Mary Kay Crepinsek, Anita Singh, Lawrence S Bernstein, Joan E McLaughlin
Journal of the American Dietetic Association 2006, 106 (11): 1796-803

OBJECTIVE: To determine the effects of offering universal-free school breakfast in elementary schools on students' dietary outcomes.

DESIGN: Experimental study with random assignment of 153 matched elementary schools in six school districts. Treatment schools offered universal-free school breakfast, and control schools continued to operate the traditional means-tested School Breakfast Program. Twenty-four-hour dietary recalls were collected from sample students near the end of the first year.

SUBJECTS: About 30 students in second through sixth grades were randomly selected from each school (n=4,358).

INTERVENTION: Free school breakfasts were made available to all students in treatment schools, regardless of family income, for three consecutive school years (2000-2001 to 2002-2003).

MAIN OUTCOME MEASURES: Breakfast consumption and food and nutrient intake.

STATISTICAL ANALYSES: Hierarchical mixed-models and logistic regression, adjusting for age, sex, minority status, and income eligibility for the regular school meal programs, were used to estimate effects.

RESULTS: Despite a significant increase in school breakfast participation among sample students in treatment schools (from 16% to 40%, P<0.01), the rate of breakfast skipping did not differ between groups (4% overall).
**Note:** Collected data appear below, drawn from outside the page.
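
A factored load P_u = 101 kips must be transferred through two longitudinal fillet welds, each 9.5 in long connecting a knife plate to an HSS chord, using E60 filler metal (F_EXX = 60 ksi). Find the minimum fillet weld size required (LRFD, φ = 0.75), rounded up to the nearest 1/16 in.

w = 5/16 in

Total weld length L = 19 in.
Required throat t_e = P_u / (φ × 0.6 F_EXX × L) = 101 / (0.75 × 0.6 × 60 × 19) = 0.1969 in.
Required leg w = t_e / 0.707 = 0.2785 in → use 5/16 in.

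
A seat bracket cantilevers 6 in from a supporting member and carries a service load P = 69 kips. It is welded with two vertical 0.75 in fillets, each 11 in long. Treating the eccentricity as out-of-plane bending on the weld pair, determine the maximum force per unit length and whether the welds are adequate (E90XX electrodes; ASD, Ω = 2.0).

E90XX → F_EXX = 90 ksi.
L_w = 2 × 11 = 22 in; section modulus (unit throat) S = 2 × L²/6 = 40.33 in².
Direct shear f_v = P/L_w = 69/22 = 3.136 kip/in.
Moment M = P × e = 69 × 6 = 414 kip·in; bending f_b = M/S = 10.26 kip/in.
f_max = √(f_v² + f_b²) = √(3.136² + 10.26²) = 10.73 kip/in.
r_n/Ω = (1/2.0) × 0.6 × 90 × (0.707 × 0.75) = 14.32 kip/in → adequate.

f_max ≈ 10.7 kip/in; adequate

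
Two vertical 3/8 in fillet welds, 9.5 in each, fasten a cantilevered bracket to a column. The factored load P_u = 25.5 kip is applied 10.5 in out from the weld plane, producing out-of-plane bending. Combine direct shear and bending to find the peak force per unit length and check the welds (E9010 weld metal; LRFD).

f_max ≈ 9 kip/in; adequate

E90XX → F_EXX = 90 ksi.
L_w = 2 × 9.5 = 19 in; section modulus (unit throat) S = 2 × L²/6 = 30.08 in².
Direct shear f_v = P/L_w = 25.5/19 = 1.342 kip/in.
Moment M = P × e = 25.5 × 10.5 = 267.75 kip·in; bending f_b = M/S = 8.9 kip/in.
f_max = √(f_v² + f_b²) = √(1.342² + 8.9²) = 9.001 kip/in.
φr_n = 0.75 × 0.6 × 90 × (0.707 × 0.375) = 10.74 kip/in → adequate.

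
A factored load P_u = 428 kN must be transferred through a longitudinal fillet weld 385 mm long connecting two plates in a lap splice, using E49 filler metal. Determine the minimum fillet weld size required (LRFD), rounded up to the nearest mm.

E49XX → F_EXX = 490 MPa.
Total weld length L = 385 mm.
Required throat t_e = P_u / (φ × 0.6 F_EXX × L) = 428 / (0.75 × 0.6 × 490 × 385 × 10⁻³) = 5.042 mm.
Required leg w = t_e / 0.707 = 7.131 mm → use 8 mm.

w = 8 mm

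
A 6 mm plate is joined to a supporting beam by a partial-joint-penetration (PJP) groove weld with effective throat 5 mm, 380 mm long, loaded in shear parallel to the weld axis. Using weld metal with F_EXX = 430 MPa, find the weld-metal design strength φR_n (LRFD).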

Treatment school students were more likely to consume a nutritionally substantive breakfast (P<0.01), but dietary intakes over 24 hours were essentially the same.

CONCLUSIONS: Making universal-free school breakfast available in elementary schools did not change students' dietary outcomes after nearly 1 year. To improve children's diets overall, efforts should focus on ensuring all students have access to a healthful breakfast, at home or at school.